Zellen, die Mutationen in Pex-Proteinen aufweisen, können keine Proteine in Peroxisomen importieren, so dass diesen Zellen Peroxisomen fehlen. Mutationen in Pex-Proteinen werden mit einer Reihe von Krankheiten in Verbindung gebracht, die als Zelleweger-Syndrom bezeichnet werden. Beim Zelleweger-Syndrom fehlt den Säuglingen der Muskeltonus und oft auch die Fähigkeit zu saugen. Die Säuglinge weisen auch kraniofaziale Anomalien und eine vergrößerte Leber auf. Die Prognose für Säuglinge, die am Zelleweger-Syndrom leiden, ist schlecht, die meisten überleben nicht länger als ein Jahr.

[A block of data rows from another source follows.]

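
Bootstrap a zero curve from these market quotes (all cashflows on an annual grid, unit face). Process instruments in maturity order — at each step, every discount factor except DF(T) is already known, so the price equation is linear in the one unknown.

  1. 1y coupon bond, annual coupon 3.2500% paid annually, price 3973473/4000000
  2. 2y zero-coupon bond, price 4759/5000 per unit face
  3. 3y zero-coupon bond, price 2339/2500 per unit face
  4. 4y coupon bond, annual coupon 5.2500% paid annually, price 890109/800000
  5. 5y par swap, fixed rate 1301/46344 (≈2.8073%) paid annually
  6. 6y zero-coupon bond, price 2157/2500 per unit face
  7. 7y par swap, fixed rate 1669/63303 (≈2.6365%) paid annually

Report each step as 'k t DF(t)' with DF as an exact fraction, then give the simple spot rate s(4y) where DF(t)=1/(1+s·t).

step 1 [1y] bond c/1=13/400: DF=(3973473/4000000 − 13/400·(0))/(1+13/400) = 9621/10000 ≈ 0.962100
step 2 [2y] zero: DF = P = 4759/5000 ≈ 0.951800
step 3 [3y] zero: DF = P = 2339/2500 ≈ 0.935600
step 4 [4y] bond c/1=21/400: DF=(890109/800000 − 21/400·(0.962100+0.951800+0.935600))/(1+21/400) = 183/200 ≈ 0.915000
step 5 [5y] swap r/1=1301/46344: DF=(1 − 1301/46344·(0.962100+0.951800+0.935600+0.915000))/(1+1301/46344) = 8699/10000 ≈ 0.869900
step 6 [6y] zero: DF = P = 2157/2500 ≈ 0.862800
step 7 [7y] swap r/1=1669/63303: DF=(1 − 1669/63303·(0.962100+0.951800+0.935600+0.915000+0.869900+0.862800))/(1+1669/63303) = 8331/10000 ≈ 0.833100

1 1 9621/10000
2 2 4759/5000
3 3 2339/2500
4 4 183/200
5 5 8699/10000
6 6 2157/2500
7 7 8331/10000
s(4y) = (1/(183/200) − 1)/(4) = 17/732 ≈ 2.3224%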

Da Peroxisomen zur Synthese eines Lipids beitragen, das im Myelin vorkommt, weisen Patienten mit Zelleweger-Krankheit häufig eine schlechte Myelinisierung der Neuronen auf. Die Myelinisierung ist entscheidend für die Funktion der Neuronen bei der Weiterleitung von Signalen an Zielzellen.